Justice Tatting disagrees strongly with Justice Foster's rationales in overturning the convictions. He criticizes the "state of nature" concept and is not satisfied with Justice Foster's formulation placing the law of contract above the law against murder. He also notes the difficulty of applying the purposive approach to the criminal statute which has multiple purposes, including retribution and rehabilitation. He distinguishes the self-defence exception that was created by past judges on the basis that it is not a "willful" killing, so it does not contradict the wording of the statute. He finds that the self-defence exception could not be applied to the present case as it would raise "a quagmire of hidden difficulties".

The judge cites the case of Commonwealth v Valjean, (Note: This reference invokes Jean Valjean, the protagonist in Victor Hugo's 1862 novel Les Misérables. In the novel, Valjean is imprisoned after stealing bread to feed his sister's starving children.) in which starvation was held not to justify the theft of a loaf of bread, let alone homicide. These combined objections lead Justice Tatting to reject Justice Foster's reasoning as "intellectually unsound and approaching mere rationalization."

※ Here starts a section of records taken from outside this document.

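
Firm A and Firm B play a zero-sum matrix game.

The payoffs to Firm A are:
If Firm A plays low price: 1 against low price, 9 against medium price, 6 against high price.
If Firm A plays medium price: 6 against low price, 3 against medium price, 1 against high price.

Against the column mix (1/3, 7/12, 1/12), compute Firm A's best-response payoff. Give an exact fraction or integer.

low price: (1)·(1/3) + (9)·(7/12) + (6)·(1/12) = 73/12.
medium price: (6)·(1/3) + (3)·(7/12) + (1)·(1/12) = 23/6.
The best pure response is low price with expected payoff 73/12.

73/12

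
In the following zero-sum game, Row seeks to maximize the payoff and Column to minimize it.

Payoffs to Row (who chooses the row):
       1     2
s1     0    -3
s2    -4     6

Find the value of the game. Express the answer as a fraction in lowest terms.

Row minima are -3 and -4, so Row's maximin is -3; column maxima are 0 and 6, so Column's minimax is 0. These differ, so the equilibrium is in mixed strategies.
Let Row play s1 with probability p. Column is indifferent when −4(1−p) = −3p + 6(1−p), giving p = 10/13.
Let Column play 1 with probability q. Row is indifferent when −3(1−q) = −4q + 6(1−q), giving q = 9/13.
The value is 0·(9/13) + (-3)·(4/13) = -12/13.

-12/13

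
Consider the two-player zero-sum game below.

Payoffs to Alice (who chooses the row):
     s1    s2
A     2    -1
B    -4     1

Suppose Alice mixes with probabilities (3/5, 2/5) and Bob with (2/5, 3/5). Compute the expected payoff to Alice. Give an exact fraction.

Against (2/5, 3/5), each row's expected payoff is A: 1/5; B: -1.
Taking the (3/5, 2/5)-weighted average: (3/5)·(1/5) + (2/5)·(-1) = -7/25.

-7/25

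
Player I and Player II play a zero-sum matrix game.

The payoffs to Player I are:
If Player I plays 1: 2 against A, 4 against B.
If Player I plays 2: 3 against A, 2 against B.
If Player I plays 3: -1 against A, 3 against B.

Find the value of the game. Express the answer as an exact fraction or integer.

8/3

Row 3 is strictly dominated by row 1, so Player I never plays it.
The remaining 2×2 game on (1, 2) × (A, B) has no saddle point. Let Player I play 1 with probability p; indifference gives 2p + 3(1−p) = 4p + 2(1−p), so p = 1/3.
Similarly Player II's optimal q on A is 2/3, and the value is 2·(2/3) + (4)·(1/3) = 8/3.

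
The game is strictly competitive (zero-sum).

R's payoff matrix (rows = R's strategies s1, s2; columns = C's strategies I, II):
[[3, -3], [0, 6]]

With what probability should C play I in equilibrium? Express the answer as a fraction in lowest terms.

3/4

Row minima are -3 and 0, so R's maximin is 0; column maxima are 3 and 6, so C's minimax is 3. These differ, so the equilibrium is in mixed strategies.
Let C play I with probability q. R is indifferent when 3q − 3(1−q) = 6(1−q), giving q = 3/4.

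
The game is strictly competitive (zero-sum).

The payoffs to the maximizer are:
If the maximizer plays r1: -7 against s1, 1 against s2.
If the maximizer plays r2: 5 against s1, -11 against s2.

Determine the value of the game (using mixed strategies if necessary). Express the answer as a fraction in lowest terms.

Row minima are -7 and -11, so the maximizer's maximin is -7; column maxima are 5 and 1, so the minimizer's minimax is 1. These differ, so the equilibrium is in mixed strategies.
Let the maximizer play r1 with probability p. The minimizer is indifferent when −7p + 5(1−p) = p − 11(1−p), giving p = 2/3.
Let the minimizer play s1 with probability q. The maximizer is indifferent when −7q + (1−q) = 5q − 11(1−q), giving q = 1/2.
The value is -7·(1/2) + (1)·(1/2) = -3.

-3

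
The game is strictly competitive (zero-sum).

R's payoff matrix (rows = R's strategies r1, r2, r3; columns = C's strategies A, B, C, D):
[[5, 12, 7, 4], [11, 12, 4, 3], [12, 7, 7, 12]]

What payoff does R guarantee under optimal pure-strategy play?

7

Row minima: 4, 3, 7 → R's maximin is 7.
Column maxima: 12, 12, 7, 12 → C's minimax is 7.
They coincide at (r3, C), so the value is 7.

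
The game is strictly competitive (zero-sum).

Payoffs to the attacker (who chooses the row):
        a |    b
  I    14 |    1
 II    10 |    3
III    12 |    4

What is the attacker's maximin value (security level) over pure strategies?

The worst-case payoff for each row is I: 1, II: 3, III: 4.
The best of these is 4.

4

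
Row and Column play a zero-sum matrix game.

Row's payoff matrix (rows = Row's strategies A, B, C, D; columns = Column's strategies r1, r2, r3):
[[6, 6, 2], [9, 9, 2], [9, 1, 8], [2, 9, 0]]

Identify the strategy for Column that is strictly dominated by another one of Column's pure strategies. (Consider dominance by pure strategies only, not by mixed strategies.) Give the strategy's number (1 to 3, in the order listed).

1

Column prefers columns that give Row less. Compare r1 with r3: 2 < 6, 2 < 9, 8 < 9, 0 < 2.
So r3 strictly dominates r1 for Column; r1 is strictly dominated.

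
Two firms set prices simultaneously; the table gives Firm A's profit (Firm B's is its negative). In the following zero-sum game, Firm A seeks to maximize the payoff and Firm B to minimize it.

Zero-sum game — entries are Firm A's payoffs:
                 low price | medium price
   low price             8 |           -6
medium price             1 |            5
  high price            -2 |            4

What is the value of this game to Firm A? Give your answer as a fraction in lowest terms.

Row high price is strictly dominated by row medium price, so Firm A never plays it.
The remaining 2×2 game on (low price, medium price) × (low price, medium price) has no saddle point. Let Firm A play low price with probability p; indifference gives 8p + (1−p) = −6p + 5(1−p), so p = 2/9.
Similarly Firm B's optimal q on low price is 11/18, and the value is 8·(11/18) + (-6)·(7/18) = 23/9.

23/9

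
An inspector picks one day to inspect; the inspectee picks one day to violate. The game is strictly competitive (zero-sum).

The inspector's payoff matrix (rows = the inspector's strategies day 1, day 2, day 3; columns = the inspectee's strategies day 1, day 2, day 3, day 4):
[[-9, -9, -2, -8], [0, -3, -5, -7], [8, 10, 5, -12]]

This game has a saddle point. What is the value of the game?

-7

Row minima: -9, -7, -12 → the inspector's maximin is -7.
Column maxima: 8, 10, 5, -7 → the inspectee's minimax is -7.
They coincide at (day 2, day 4), so the value is -7.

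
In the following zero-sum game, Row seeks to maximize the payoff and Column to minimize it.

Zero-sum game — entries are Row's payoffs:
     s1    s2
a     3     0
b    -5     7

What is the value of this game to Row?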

Despite rejecting Justice Foster's reasoning, Justice Tatting cannot bring himself to reach the alternative view, that the defendants' convictions should be upheld. He states that "almost every consideration that bears on the decision of the case
is counterbalanced by an opposing consideration leading in the opposite direction." Concluding with a criticism of the prosecutor for deciding to bring the prosecution in the first place, the judge makes the "unprecedented" decision of withdrawing from the case.

===Opinion of Justice Keen===
The fourth opinion begins by excluding executive clemency and the morality of the defendants' actions as relevant factors to the court's deliberations. Rather, the question before the court is purely one of applying the legislation of Newgarth and determining whether the defendants wilfully took the life of Whetmore. He criticizes the other judges for failing to distinguish the legal from the moral aspects of the case. While he shares their preference that the defendants be spared from death, he respects the obligations of his office to put his "personal predilections" of what constitutes justice out of mind when interpreting and applying the law.

Justice Keen objects vehemently to Justice Foster's purposive approach allowing the plain words of the law to be ignored. He emphasizes that laws may have many possible purposes, with difficulties arising in divining the actual "purpose" of a piece of legislation.

Justice Keen recalls that earlier instances of judicial activism in Newgarth had ultimately led to civil war, which established the supremacy of the legislature over the judiciary. He concludes by criticizing the courts' creation of the self-defense excuse, stating that waiting for the legislature to enact such revisions would have led to a stronger legal system.

===Opinion of Justice Handy===
In contrast to the other judges, Justice Handy prefers to use a "pragmatic, common-sense approach", rather than abstract legal theories, to resolve the case. He criticizes his colleagues' "obscuring curtain of legalisms" when the case simply requires the application of "practical wisdom" of "human realities". He emphasizes the need for the courts to maintain public confidence, which requires them to follow the 90% majority in favour of applying a token punishment or releasing the defendants altogether. He is prepared to use Justice Foster's purposive approach doctrine as the legal rationale.

Justice Handy notes that apart from the ambivalent Justice Tatting, the other judges share the majority public opinion. The judges voting to uphold the convictions simply differ from Justices Foster and Handy on whose role it is to spare the defendants from the death penalty.

==Similar real cases==
- R v Dudley and Stephens, an actual English criminal case from 1884 involving cannibalism at sea.
- The William Brown was a ship whose sinking led to several passengers being forced out of an overcrowded lifeboat to save the remaining passengers. It led to the case of United States v. Holmes, in which crewman Alexander Holmes was charged with murder and convicted of manslaughter for his actions, and jailed for six months.